4) Afirmar que la nueva convención cronológica es superflua porque no altera el punto de
referencia temporal de la notación tradicional no capta el sentido que anima el cambio
terminológico. El propósito de la convención alternativa no es cambiar una concepción del
mundo ni proponer una nueva cronología –lo que seguramente denotaría un intento tan
desaforado como vano–, sino algo mucho más modesto pero necesario, a saber, utilizar el
lenguaje con mayor corrección y rigor. Un uso preciso y neutral del lenguaje debería ser un
imperativo de toda persona con vocación intelectual, pero cuando se trata de expresar hechos
históricos el historiador debería emplear los términos con la mayor acribia.

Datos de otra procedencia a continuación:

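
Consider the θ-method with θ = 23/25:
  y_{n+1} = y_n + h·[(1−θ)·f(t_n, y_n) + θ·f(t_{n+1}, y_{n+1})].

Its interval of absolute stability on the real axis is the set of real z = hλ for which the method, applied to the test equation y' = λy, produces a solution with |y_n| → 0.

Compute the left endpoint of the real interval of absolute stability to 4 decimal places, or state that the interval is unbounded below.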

5) La objeción según la cual la notación alternativa adolece de eurocentrismo podría ser, en este
caso, parcialmente válida, puesto que el lenguaje de la “era común” (a. e. c. / e. c.) utiliza una
cronología gestada en Occidente, pero no parece una razón suficiente para desecharla. En
efecto, a la objeción se puede responder, en primer lugar, que en un mundo globalizado se
necesita algún tipo de unificación, convencionalmente aceptada, por razones de simple
conveniencia; pero, sobre todo, que la notación tradicional (a. C. / d. C.) adolece, como se ha
argumentado, de un condicionamiento religioso e ideológico que presenta una parcialidad
mucho más evidente, con lo cual no supondría una alternativa preferible en virtud de la misma
lógica esgrimida en la objeción.

En cualquier caso, a la luz de lo expuesto se reparará en la posibilidad de elegir, a la hora


de referirse al tiempo histórico, entre dos convenciones cronológicas.